Seufzend streckte er der Kleinen eine Hand entgegen. „Komm Prinzessin, wir kleiden Euch um.“

„Och nö“, protestierte Leni und peilte die Tür an.

„Nix da“, warnte Fynn und schnappte sie sich, bevor sie einen Anlauf starten konnte.

„Och Mensch“, beschwerte sie sich und Fynn konnte ihr nur zustimmen.



***



Diese Fahrt verlief anders als die gestrige, die Geschwister saßen in friedlicher Eintracht in ihren Kindersitzen auf der Rückbank und lauschten dem Hörspiel. Doch Fynn war sich bereits nach den ersten zehn Minuten lauter Hexhex nicht sicher, ob ihm die Streiterei nicht lieber gewesen wäre. Allerdings hätte es schlimmer kommen können, nämlich, indem der Elefant gewann und ihn mit seinem Tröten terrorisierte.

Glücklicherweise residierten Max und Nele nur eine halbe Stunde entfernt in ihrem netten Einfamilienhäuschen, in welches sie vor knapp zwei Jahren mit ihren zwei Rackern eingezogen waren. In Sachen Bilderbuchfamilie machten sie Dominiques Schwester und Schwager also gehörig Konkurrenz.

Auch wenn Max und Nele eigentlich gar nicht vorgehabt hatten, die klassische Reihenfolge zu befolgen, waren die zwei vor gut sechs Jahren in aller letzter Sekunde doch noch in Panik geraten und hatten kurz vor Lizas Geburt geheiratet.

Es war sehr spontan und in keinster Weise mit Shannons und Andys Feier zu vergleichen gewesen, doch um den Anzug war Dom als Max' Trauzeuge dennoch nicht herumgekommen. Genau wie bei Lizas Taufe, auch wenn er da nicht wie von Max zuerst gedacht als Pate fungierte – diesen Part übernahm er erst gut zehn Monate später als Max und Nele gleich David nachlegten.

Lars' Kommentar war damals gewesen: „Was haben die vor? Unser aller Defizit ausgleichen oder Karnickel neidisch machen?“

Fynns Gedanken waren zugegeben in eine ähnliche Richtung gegangen, denn von Dom wusste er, dass auch David, wie zuvor Liza, nicht geplant gewesen war.
Was allerdings nicht hieß, dass Max sich nicht zum Mustervater schlechthin mauserte. Er liebte die beiden abgöttisch und mittlerweile hatte er offenbar auch die Sache mit der Verhütung wieder im Griff. Familienplanung abgeschlossen, zumindest behauptete dies Max, worauf Fynn jedoch nicht wetten würde.

Nun warf er seinem Freund einen schnellen Seitenblick zu. An ihm nagte doch das schlechte Gewissen, weil er Dom der bevorstehenden Folter alleine aussetzte. Aber einen günstigeren Zeitpunkt um seinen Artikel fertigzubekommen, würde es in den nächsten Tagen wohl nicht geben.

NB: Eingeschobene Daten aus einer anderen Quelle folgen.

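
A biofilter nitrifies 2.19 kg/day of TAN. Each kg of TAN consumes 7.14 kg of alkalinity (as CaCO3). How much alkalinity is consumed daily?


Alkalinity factor: 7.14 kg CaCO3 consumed per kg TAN nitrified
alk = 2.19 kg TAN * 7.14 = 15.6366 kg CaCO3/day

15.6366 kg CaCO3/day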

„Da ist Liz!“, schrie Leni plötzlich und riss ihn damit aus den Gedanken. Tatsächlich entdeckte nun auch Fynn Max’ Älteste neben diesem vor dem mit Ballons und einer Happy-Birthday-Girlande geschmücktem Gartentor.
Das Geburtstagskind trug ein buntes Kleid und ihr braunes langes Haar fiel ihr glatt bis zur Mitte des Rückens und wurde durch einen schmetterlingsbesetzten Haarreif zurückgehalten.

Max beugte sich nun zu ihr, zeigte auf den Wagen und aufgeregt begann die Kleine zu winken. Sofort plapperten die Zwillinge durcheinander und rutschten ungeduldig auf ihren Sitzen herum. Sobald der Wagen stand und Dom seine Nichte abgeschnallt hatte, hüpfte sie auch schon in Lizas Richtung.
Fynn hingegen hatte bei Silas Gezappel mehr Schwierigkeiten, diesen von seinem Gurt zu befreien und erntete deswegen auch empörtes Geschnatter. Dadurch etwas verspätet erreichte schließlich auch er die Mädchen und zusammen verschwanden sie sogleich Richtung Garten. Derweil tauschten er und Dom die Plätze und dieser gab ihm die Schlüssel.

„Ich bin dann um sechs wieder da und wenn was ist, ich hab das Handy-“

„Was soll denn sein?“, unterbrach Dominique ihn amüsiert. „Das ist nicht der erste Kindergeburtstag, den Nele stemmt. Sieh du zu, dass du fertig wirst.“ Schnell beugte sich Dom zu ihm und küsste ihn, bevor er zu seinem besten Freund schlenderte, der immer noch vor dem Gartentor auf ihn wartete.
Kurz schaute Fynn ihm hinterher, seufzte und stieg ein.

Er sah es jetzt schon kommen, dass er sich stündliche Kontrollanrufe trotzdem nicht würde verkneifen können.


~.~


Glucke, dachte Dom liebevoll, blickte noch einmal über die Schulter, um sich dann ein wenig verwundert umzuschauen, als er zu Max trat und ihn begrüßte.

„Wo ist denn David?“, frage er, nachdem sie sich die Hände geschüttelt hatten, denn der Kleine klebte für gewöhnlich an seinem Papa. Dieser seufzte schwer und rieb sich über den Nacken, als sie nun ebenfalls den Weg in den Garten einschlugen.

„Er hat sich mit Liz gestritten und verkriecht sich irgendwo. Es seien ihre Gäste und die würden alle nur wegen ihr kommen“, erläuterte Max und schüttelte ratlos den Kopf.

„Nun ja, zumindest bei Silas stimmt das nicht“, meinte Dom und vergewisserte sich mit einem schnellen Blick, dass mit diesem und Leni alles in Ordnung war. Doch die umringten bereits mit fünf anderen Kindern Nele, die gerade eine Schüssel Kinderpunsch auf den Gartentisch abstellte.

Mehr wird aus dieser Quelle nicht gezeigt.